In conclusion, suicide bombers can be viewed as a most hazardous but possibly
well-meaning terrorist who is acting out of truthful love for his own kind and
who has a stubborn hatred of his enemies and all who support them. There is
little that can be done to defend society from their acts of terrorism distant
from teaching a broader, more embracing religious belief that exceeds the
current narrow-minded religions. Belief systems that function in a blinkered
manner stimulate fanaticism and intolerance, a hazardous combination.
References
Davis, Anthony. Struggle for Recognition (of Afghanistan's Taliban).
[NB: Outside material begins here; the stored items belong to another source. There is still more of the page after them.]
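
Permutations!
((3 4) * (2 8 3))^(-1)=((2 8 3 4))^(-1)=(2 4 3 8)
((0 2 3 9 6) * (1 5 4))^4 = ((0 2 3 9 6)(1 5 4))^4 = (0 6 9 3 2)(1 5 4)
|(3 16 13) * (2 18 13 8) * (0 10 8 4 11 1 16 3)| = |(0 10 8 2 18 13)(1 16 4 11)| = 12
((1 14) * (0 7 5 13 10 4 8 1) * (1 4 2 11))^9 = (14)(4 8) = ((0 7 5 13 10 2 11 1 14)(4 8))^9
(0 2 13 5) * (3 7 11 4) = (0 2 13 5)(3 7 11 4) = [2, 1, 13, 7, 3, 0, 6, 11, 8, 9, 10, 4, 12, 5]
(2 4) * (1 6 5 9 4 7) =(1 6 5 9 4 2 7) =[0, 6, 7, 3, 2, 9, 5, 1, 8, 4]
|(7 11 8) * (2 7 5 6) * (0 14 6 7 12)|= 20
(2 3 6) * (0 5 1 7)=(0 5 1 7)(2 3 6)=[5, 7, 3, 6, 4, 1, 2, 0]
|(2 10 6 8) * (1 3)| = 4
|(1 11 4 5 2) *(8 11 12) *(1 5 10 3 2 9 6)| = 11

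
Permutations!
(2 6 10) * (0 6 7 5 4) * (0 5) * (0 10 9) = (0 6 9)(2 7 10)(4 5) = [6, 1, 7, 3, 5, 4, 9, 10, 8, 0, 2]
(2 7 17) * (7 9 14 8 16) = (2 9 14 8 16 7 17) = [0, 1, 9, 3, 4, 5, 6, 17, 16, 14, 10, 11, 12, 13, 8, 15, 7, 2]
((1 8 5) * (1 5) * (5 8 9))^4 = ((1 9 5 8))^4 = (9)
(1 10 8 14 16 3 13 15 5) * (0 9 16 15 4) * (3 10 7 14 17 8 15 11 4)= (0 9 16 10 15 5 1 7 14 11 4)(3 13)(8 17)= [9, 7, 2, 13, 0, 1, 6, 14, 17, 16, 15, 4, 12, 3, 11, 5, 10, 8]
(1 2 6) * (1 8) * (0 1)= (0 1 2 6 8)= [1, 2, 6, 3, 4, 5, 8, 7, 0]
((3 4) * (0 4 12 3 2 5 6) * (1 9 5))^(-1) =(0 6 5 9 1 2 4)(3 12)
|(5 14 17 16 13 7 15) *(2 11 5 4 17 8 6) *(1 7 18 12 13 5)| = |(1 7 15 4 17 16 5 14 8 6 2 11)(12 13 18)| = 12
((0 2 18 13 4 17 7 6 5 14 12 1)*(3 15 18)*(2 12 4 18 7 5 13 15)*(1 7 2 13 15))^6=(0 3 7 18 15)(1 2 12 13 6)(4 5)(14 17)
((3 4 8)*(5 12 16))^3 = (16)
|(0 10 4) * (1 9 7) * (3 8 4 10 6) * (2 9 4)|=9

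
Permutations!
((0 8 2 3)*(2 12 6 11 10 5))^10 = (0 8 12 6 11 10 5 2 3)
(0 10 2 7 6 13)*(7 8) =[10, 1, 8, 3, 4, 5, 13, 6, 7, 9, 2, 11, 12, 0] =(0 10 2 8 7 6 13)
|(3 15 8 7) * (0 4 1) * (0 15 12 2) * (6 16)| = 18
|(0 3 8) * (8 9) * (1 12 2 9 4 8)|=4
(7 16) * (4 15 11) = (4 15 11)(7 16) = [0, 1, 2, 3, 15, 5, 6, 16, 8, 9, 10, 4, 12, 13, 14, 11, 7]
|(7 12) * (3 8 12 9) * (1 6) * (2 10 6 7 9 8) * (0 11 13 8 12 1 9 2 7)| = 35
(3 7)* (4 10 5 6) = (3 7)(4 10 5 6) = [0, 1, 2, 7, 10, 6, 4, 3, 8, 9, 5]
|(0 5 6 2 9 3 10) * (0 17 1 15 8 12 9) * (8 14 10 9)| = |(0 5 6 2)(1 15 14 10 17)(3 9)(8 12)| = 20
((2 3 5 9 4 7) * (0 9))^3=((0 9 4 7 2 3 5))^3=(0 7 5 4 3 9 2)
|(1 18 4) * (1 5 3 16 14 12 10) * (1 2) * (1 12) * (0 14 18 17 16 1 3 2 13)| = |(0 14 3 1 17 16 18 4 5 2 12 10 13)| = 13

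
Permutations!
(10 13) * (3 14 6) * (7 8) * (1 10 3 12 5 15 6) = (1 10 13 3 14)(5 15 6 12)(7 8) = [0, 10, 2, 14, 4, 15, 12, 8, 7, 9, 13, 11, 5, 3, 1, 6]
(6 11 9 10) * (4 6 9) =[0, 1, 2, 3, 6, 5, 11, 7, 8, 10, 9, 4] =(4 6 11)(9 10)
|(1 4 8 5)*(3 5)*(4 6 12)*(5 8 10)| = 6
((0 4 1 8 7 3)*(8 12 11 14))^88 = ((0 4 1 12 11 14 8 7 3))^88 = (0 7 14 12 4 3 8 11 1)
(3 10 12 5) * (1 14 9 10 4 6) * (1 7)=[0, 14, 2, 4, 6, 3, 7, 1, 8, 10, 12, 11, 5, 13, 9]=(1 14 9 10 12 5 3 4 6 7)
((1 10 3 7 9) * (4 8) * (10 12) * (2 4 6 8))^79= ((1 12 10 3 7 9)(2 4)(6 8))^79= (1 12 10 3 7 9)(2 4)(6 8)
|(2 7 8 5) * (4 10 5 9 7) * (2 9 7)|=|(2 4 10 5 9)(7 8)|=10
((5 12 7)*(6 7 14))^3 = (5 6 12 7 14)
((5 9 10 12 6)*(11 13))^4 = (13)(5 6 12 10 9)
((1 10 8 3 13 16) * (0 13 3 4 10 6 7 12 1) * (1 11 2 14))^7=((0 13 16)(1 6 7 12 11 2 14)(4 10 8))^7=(0 13 16)(4 10 8)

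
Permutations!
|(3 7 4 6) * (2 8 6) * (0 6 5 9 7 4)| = |(0 6 3 4 2 8 5 9 7)| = 9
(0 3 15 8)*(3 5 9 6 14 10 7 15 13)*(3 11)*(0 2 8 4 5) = (2 8)(3 13 11)(4 5 9 6 14 10 7 15) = [0, 1, 8, 13, 5, 9, 14, 15, 2, 6, 7, 3, 12, 11, 10, 4]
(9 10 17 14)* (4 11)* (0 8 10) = (0 8 10 17 14 9)(4 11) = [8, 1, 2, 3, 11, 5, 6, 7, 10, 0, 17, 4, 12, 13, 9, 15, 16, 14]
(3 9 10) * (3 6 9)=(6 9 10)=[0, 1, 2, 3, 4, 5, 9, 7, 8, 10, 6]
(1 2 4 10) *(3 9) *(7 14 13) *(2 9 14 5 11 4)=[0, 9, 2, 14, 10, 11, 6, 5, 8, 3, 1, 4, 12, 7, 13]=(1 9 3 14 13 7 5 11 4 10)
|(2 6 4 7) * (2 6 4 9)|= 5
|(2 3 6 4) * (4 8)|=|(2 3 6 8 4)|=5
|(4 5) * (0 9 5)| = 4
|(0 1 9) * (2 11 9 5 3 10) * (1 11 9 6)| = |(0 11 6 1 5 3 10 2 9)| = 9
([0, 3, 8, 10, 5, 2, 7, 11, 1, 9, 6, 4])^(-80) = [0, 1, 2, 3, 4, 5, 6, 7, 8, 9, 10, 11]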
Jane's
Defence Weekly 34:21 October 4, 2000.
Kondaki, Christopher D. The Taliban: A Primer. Defense & Foreign Affairs
Strategic Policy 29:6-10 2001.
Marsden, Peter. The Taliban: War and Religion in Afghanistan. New York, Zed
Books, 2002. 162 p.
Nojumi, Neamatollah. The Rise of the Taliban in Afghanistan: Mass Mobilization,
Civil War, and the Future of the Region. New York, Palgrave, 2002. 260 p.
Rashid, Ahmed. Taliban: Militant Islam, Oil, and Fundamentalism in Central Asia.
New Haven, CN, Yale University Press, 2000. 274 p.